David looked around helplessly.
"I'm going to take the books to a charity shop tomorrow, so I suggest you pull out the ones you can take back on the train with you," his brother added.
"Jesus Christ, Fred, you can't get rid of all of them. You know I haven't got space to take them."
"You live on the other side of the country, this house needs to be emptied so we can sell it. I'm not doing this all on my own. You are down this weekend, and as you said, maybe next weekend."
"I've got the kids next weekend," David said.
"Are you going to bring them down?"
"Rachel wouldn't like that," David replied.
His brother sighed. "Then, we have this weekend, and it all has to go. I'm not having this house hanging over us for months while I get stuck paying the bills."
"Doesn't Dad's money cover that?"
"There isn't much of it, I haven't had a chance to see where it's gone, but there isn't much left."
"What about that twenty thousand he was going to give us last Christmas."
"If it exists, I can't find it; you are welcome to take the bank statements home and go through them, provided you don't let your kids colour all over them. But that isn't going to help us now."
"Fine, fine," David said, giving up.
His brother took the monitor and the CPU off him and put them in the car.
"Sorry, dude," his brother said, giving him a thoughtful look. I know it's rough, but he's gone now. He doesn't need this stuff. You don't need to try and impress him anymore."
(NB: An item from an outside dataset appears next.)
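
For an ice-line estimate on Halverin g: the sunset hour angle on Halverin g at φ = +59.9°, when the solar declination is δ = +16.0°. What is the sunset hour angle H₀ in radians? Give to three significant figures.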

"I'm not," David said defensively.
"Sure you aren't." his brother said, then got into the car and drove off.
David was left with the feeling that his brother had won the conversation, which was very much part of their adult relationship.
It was so frustrating.
David watched the car disappear and then headed back inside. The house felt forlorn, as if its heart had been ripped out. It felt less and less like his father's house.
He found himself wondering about the missing money. The money had been there, and now it wasn't. That made no sense. He knew his brother wouldn't have taken it without telling him. So where was it? He didn't know and couldn't dwell on it, not when he had so little time.
He looked at the tall, over-engineered, custom-made glass-fronted bookcases that his Dad had built after he'd learned how to woodwork and felt overwhelmed.
He had no idea how he would pick which books to keep. He could probably take twenty, maybe twenty-five, from the hundreds of books on the shelves. There were rare and valuable books on the shelves, as well as books with sentimental value. The choice was impossible.
A scrap of paper tucked into the corner of the bookcase caught his eye. He picked it up, it was his father's writing, not the good writing that he used for others, but his fast scrawl.
"Fred, I'm so sorry for my unwarranted outburst. I understand if you don't want to meet face to face, but would you at least be willing to talk on the phone."
It wasn't dated but could only have been a few weeks old.
David thought of his father sitting alone in the house, writing the note, wanting to speak to his son to make amends before the end. He remembered his brother saying he'd had a letter but wouldn't open it. As far as he was concerned, their father was only reaching out to him because he was ill, not because he was actually sorry.
He felt tears coming and thrust the note into his pocket. At least his brother went to the hospital in the end. That was something.
His eyes scanned around the room, and his memory filled in the blanks of how the house had once been. He suddenly didn't want to be there anymore. He walked out the door and headed for the pub.
XX
"A pint of Amstel, please," David ordered from the bored-looking barmaid. She was pretty in a cute, young sort of way. She had a round face and thick red hair that was tied up. When she typed in her code on the till, he saw her name come up as Tori.
The pub was as empty as he'd expected for the time of afternoon. There were only three cars in the carpark: an old beaten-up Fiat that he assumed belonged to the barmaid, a fifteen-year-old Jaguar saloon, and a large, brand-new, enormous BMW electric car.